La importancia política del malhumor
La respuesta electoral del domingo en Francia frena por el momento la desazón, pero no acaba con un fenómeno que se ha gestado a lo largo de los años
Lo primero fue la sorpresa, cuando las encuestas del domingo electoral desmintieron de pronto las encuestas anteriores y anunciaron que la extrema derecha sería la tercera fuerza en escaños de la Asamblea Nacional francesa. Entonces, entre el júbilo de quienes habían temido un resultado distinto, el periodista Ignacio Pato tuiteó una frase sin verbo, una constatación: “La necesidad incluso física de buenas noticias”.
En muchos, el avance de la ultraderecha en las europeas de junio despertó una inquietud más emocional que política, una especie de desazón que lleva a desconectar del debate político, cada vez más enconado y feo. Quizá así se explique también el auge ultra: cómo ha arraigado la creencia interesada de que los partidos son todos iguales y el ruido es el mismo y, ya puestos, conviene voltear el tablero aunque sea a costa del tablero. Por eso, algunos sintieron el domingo hasta un alivio en la boca del estómago contra ese malestar, que de eso está hecho el tiempo actual: de malestares y malesmenores. Si es eso, la hegemonía será de quien los capitalice. Antes las elecciones se ganaban por el centro y ahora se quieren ganar por el malhumor.

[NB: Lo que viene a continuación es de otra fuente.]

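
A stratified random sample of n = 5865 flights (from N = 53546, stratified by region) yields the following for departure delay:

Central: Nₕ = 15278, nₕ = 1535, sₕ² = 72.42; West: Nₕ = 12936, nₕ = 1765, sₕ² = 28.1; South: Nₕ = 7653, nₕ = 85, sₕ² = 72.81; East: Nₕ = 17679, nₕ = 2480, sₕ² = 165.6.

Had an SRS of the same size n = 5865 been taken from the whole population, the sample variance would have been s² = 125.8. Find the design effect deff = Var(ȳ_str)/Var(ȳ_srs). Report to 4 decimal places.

1.4565

Var(ȳ_str) = Σ Wₕ²(1−fₕ)sₕ²/nₕ with Wₕ = Nₕ/53546:
  Central: (15278/53546)²·(1−1535/15278)·72.42/1535 = 0.0034549688
  West: (12936/53546)²·(1−1765/12936)·28.1/1765 = 8.0241604 × 10^-4
  South: (7653/53546)²·(1−85/7653)·72.81/85 = 0.017303377
  East: (17679/53546)²·(1−2480/17679)·165.6/2480 = 0.0062578809
  → Var(ȳ_str) = 0.027818643.
Var(ȳ_srs) = (1 − 5865/53546)·125.8/5865 = 0.019099894.
deff = 0.027818643 / 0.019099894 = 1.4565.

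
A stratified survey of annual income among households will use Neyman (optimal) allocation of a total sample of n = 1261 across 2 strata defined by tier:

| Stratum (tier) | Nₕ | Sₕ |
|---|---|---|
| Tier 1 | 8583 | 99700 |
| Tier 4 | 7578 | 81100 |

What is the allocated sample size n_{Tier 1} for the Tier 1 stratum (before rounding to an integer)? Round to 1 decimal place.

Neyman allocation: nₕ = n·NₕSₕ / Σⱼ NⱼSⱼ.
Σ NⱼSⱼ = 8583·99700 + 7578·81100 = 1.4703009 × 10^9.
n_{Tier 1} = 1261·8583·99700 / (1.4703009 × 10^9) = 733.9.

733.9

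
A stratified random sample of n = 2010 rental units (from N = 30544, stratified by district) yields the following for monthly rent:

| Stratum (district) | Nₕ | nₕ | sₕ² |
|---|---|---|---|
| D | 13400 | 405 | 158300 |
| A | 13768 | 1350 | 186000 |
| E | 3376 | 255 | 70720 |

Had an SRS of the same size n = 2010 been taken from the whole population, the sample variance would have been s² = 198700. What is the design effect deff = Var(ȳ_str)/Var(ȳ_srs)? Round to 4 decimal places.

Var(ȳ_str) = Σ Wₕ²(1−fₕ)sₕ²/nₕ with Wₕ = Nₕ/30544:
  D: (13400/30544)²·(1−405/13400)·158300/405 = 72.955015
  A: (13768/30544)²·(1−1350/13768)·186000/1350 = 25.24933
  E: (3376/30544)²·(1−255/3376)·70720/255 = 3.1321782
  → Var(ȳ_str) = 101.33652.
Var(ȳ_srs) = (1 − 2010/30544)·198700/2010 = 92.350352.
deff = 101.33652 / 92.350352 = 1.0973.

1.0973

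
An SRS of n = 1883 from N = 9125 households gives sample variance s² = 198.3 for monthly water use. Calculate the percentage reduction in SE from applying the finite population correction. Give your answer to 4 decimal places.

f = n/N = 1883/9125 = 0.20635616.
SE_no-fpc = √(s²/n) = 0.32451606; SE_fpc = √((1−f)s²/n) = 0.28910062.
Ratio = √(1−f) = 0.89086690. Reduction = 100·(1 − 0.89086690) = 10.9133%.

10.9133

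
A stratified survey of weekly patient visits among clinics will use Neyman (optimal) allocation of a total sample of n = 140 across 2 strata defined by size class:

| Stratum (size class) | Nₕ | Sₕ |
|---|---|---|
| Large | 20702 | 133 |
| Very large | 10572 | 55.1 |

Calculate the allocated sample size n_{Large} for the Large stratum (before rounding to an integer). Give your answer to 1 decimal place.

Neyman allocation: nₕ = n·NₕSₕ / Σⱼ NⱼSⱼ.
Σ NⱼSⱼ = 20702·133 + 10572·55.1 = 3.3358832 × 10^6.
n_{Large} = 140·20702·133 / (3.3358832 × 10^6) = 115.6.

115.6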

Es curiosa la paradoja: parlamentos muy fragmentados que se unifican, o simplifican, en dos bloques que no buscan apoyos en su favor, sino en contra del adversario. Multipartidismo biblocal. Es más curioso todavía que ese escenario se haya visto con tal claridad en un país presidencialista en el que siempre incidió la discusión de sus intelectuales y donde, esta vez, fue el futbolista Kylian Mbappé quien propuso un aldabonazo moral.
La respuesta electoral del domingo frena por el momento esa desazón, pero no acaba con un fenómeno que se ha gestado a lo largo de los años. A los partidos de extrema derecha, que discuten los consensos sobre los que se edificó la Unión Europea, los han votado millones de europeos. No es tanto lo que hayan crecido esas fuerzas, sino lo que ha calado su discurso y su capacidad para determinar la agenda pública. Ocurrió en junio en buena parte del continente y, en el caso francés, ha vuelto a ocurrir en julio, pese al efecto del inédito frente republicano, del cada vez más extraño cordón sanitario y de la garantía que implica el sistema de la doble vuelta.
El corresponsal Marc Bassets apuntó hace unos días desde Francia estas razones para entender el éxito del joven candidato de Marine Le Pen: la fractura entre los de arriba y los de abajo, entre el campo y la ciudad, y “la incapacidad de los gobernantes para entender las corrientes de fondo”. Otros analistas han hablado de la soberbia de los partidos clásicos y cómo, frente a ella, la extrema derecha ha agitado su apelación salvacionista a la identidad, que desemboca en el racismo de muchas de sus declaraciones. El fenómeno político y social se mantiene, pese a que las urnas hayan rebajado su magnitud. Es más, con Emmanuel Macron en la presidencia de la República y la izquierda al frente de su Gobierno, Le Pen será referente de la oposición y se presenta como alternativa. Francia ha frenado la ola, vale. Pero hay mar de fondo en su costa y en otras muchas.